El lugar, con un inmenso altar, se asemeja al templo subterráneo del Monte Etna, pero es la Tierra Santas de los Gigas.

-¡Maldita sea Athena y sus Santos!–Typhon estaba delante del altar, sobre el cual está lo que parece ser una estatua de grandes senos, representando tal vez a una diosa. Pero un corazón pulsa en la figura, demostrando que se trata en realidad de una mujer viva, a pesar de tener los párpados y los labios cerrados como si fuesen hechos de piedra. Más aún: la imponente figura está embarazada.

–Esa es mi forma femenina.-explicó Typhon.

-¡Oh!–Pallas parecía estar hipnotizado por la belleza de forma femenina de su dios, enteramente desnuda, sus curvas provocativas ocultas apenas por los cabellos ondulados que cubrían hasta la cintura. Pero bastaba con mirar con más atención para percibir escamas donde deberían estar las piernas de la criatura, pues su mitad inferior tenía la forma de una serpiente.

-El calabozo del Tiempo Estancado…-por primera vez, Typhon le dirigió la palabra directamente a Pallas.–En la antigua Gigantomaquia, poco antes de ser exiliado por Athena y sus Santos en el Monte Etna, yo sellé a los gigantes sobrevivientes. No fue Athena quien los atrapó a ustedes, mis hermanos, en las profundidades del espacio olvidado. Fue mi voluntad.

-¿Cómo?–Pallas estaba confundido, pues siempre creyó que había sido aprisionado por Athena, junto con Typhon.

-Mis queridos hermanos más viejos, al contrario de mí, ustedes no son inmortales.–continuó Typhon.-Si su cuerpo físico fuese destrozado, ustedes no oirían la llamada del renacimiento. Por eso, sellé tanto su carne como su alma en el Calabozo del Tiempo Estancado.

-¿Fue eso lo que ocurrió, mi señor? Usted, teniendo en sus manos a ese niño inútil, inicialmente desató los lacres sellados sobre nosotros, los Gigas, en las más diversas regiones, y...

-Y, mediante el sacrificio de sangre de los Santos y de dos de mis queridos hermanos, finalmente volví a la vida en el mundo presente.

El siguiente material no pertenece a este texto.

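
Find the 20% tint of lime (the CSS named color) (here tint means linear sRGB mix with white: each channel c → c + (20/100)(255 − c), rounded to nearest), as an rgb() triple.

rgb(51, 255, 51)

CSS lime is rgb(0, 255, 0).
A 20% tint moves each channel 20% toward 255:
  R: 0 + 51 = 51 → 51
  G: 255 + 0.2×(255−255) = 255 + 0 = 255 → 255
  B: 0 + 0.2×(255−0) = 0 + 51 = 51 → 51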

-¿Y esta mujer, señor?–preguntó Pallas, tragando en seco.

-Esta es Echidna.-respondió.–La última de las mujeres Gigas. Ella abriga en sí mi cuerpo carnal, el receptáculo de mi voluntad.

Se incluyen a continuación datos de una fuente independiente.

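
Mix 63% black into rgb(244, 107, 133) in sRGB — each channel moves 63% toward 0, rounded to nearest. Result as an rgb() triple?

Per channel, c → c + 0.63(0 − c):
  R: 244 + 0.63×(0−244) = 244 − 153.72 = 90.28 → 90
  G: 107 + 0.63×(0−107) = 107 − 67.41 = 39.59 → 40
  B: 133 − 83.79 = 49.21 → 49

rgb(90, 40, 49)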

-¡Ah, entonces ya estaba preparando su propia reencarnación!–exclamó Pallas, finalmente comprendiendo el plan de su maestro.

-Sí, el cuerpo carnal que Echidna guarda en su vientre abrigará mi voluntad.-entonces, en un tono un tanto desanimado, añadió: -Hasta eso, estaré hospedado en este cuerpo horrendo.

-¡Realmente es un cuerpo horrendo!–una voz surgió de las sombras, de donde emergieron tres figuras.

-Mis hijos…-dijo Typhon, sin mirar a los recién llegados.

Pallas no entendía nada.

-¡Quirri! ¿Hijos?

-Mis hijos, engendrados con Echidna en otros tiempos, criados en la cuna del Tiempo Estancado. Los sellos fueron rotos.

Typhon no llamaba a sus hijos por sus verdaderos nombres: si lo hiciese, ellos verterían sangre por las orejas y enloquecerían. De la misma forma, si sus mencionasen su nombre, la lengua les sería arrancada y perderían el habla.

Así las sombras se presentaron ellas mismas a Pallas.

-Orthos, el Maléfico Can Bicéfalo.

-Chimaira, la Bestia Pluriforme.

-Ladon, el Dragón de Cien Cabezas.

-Hijos, ofrezcan su alma para mi resurrección.

Las tres figuras se arrodillaron en silencio delante de la voluntad del dios de los Gigas.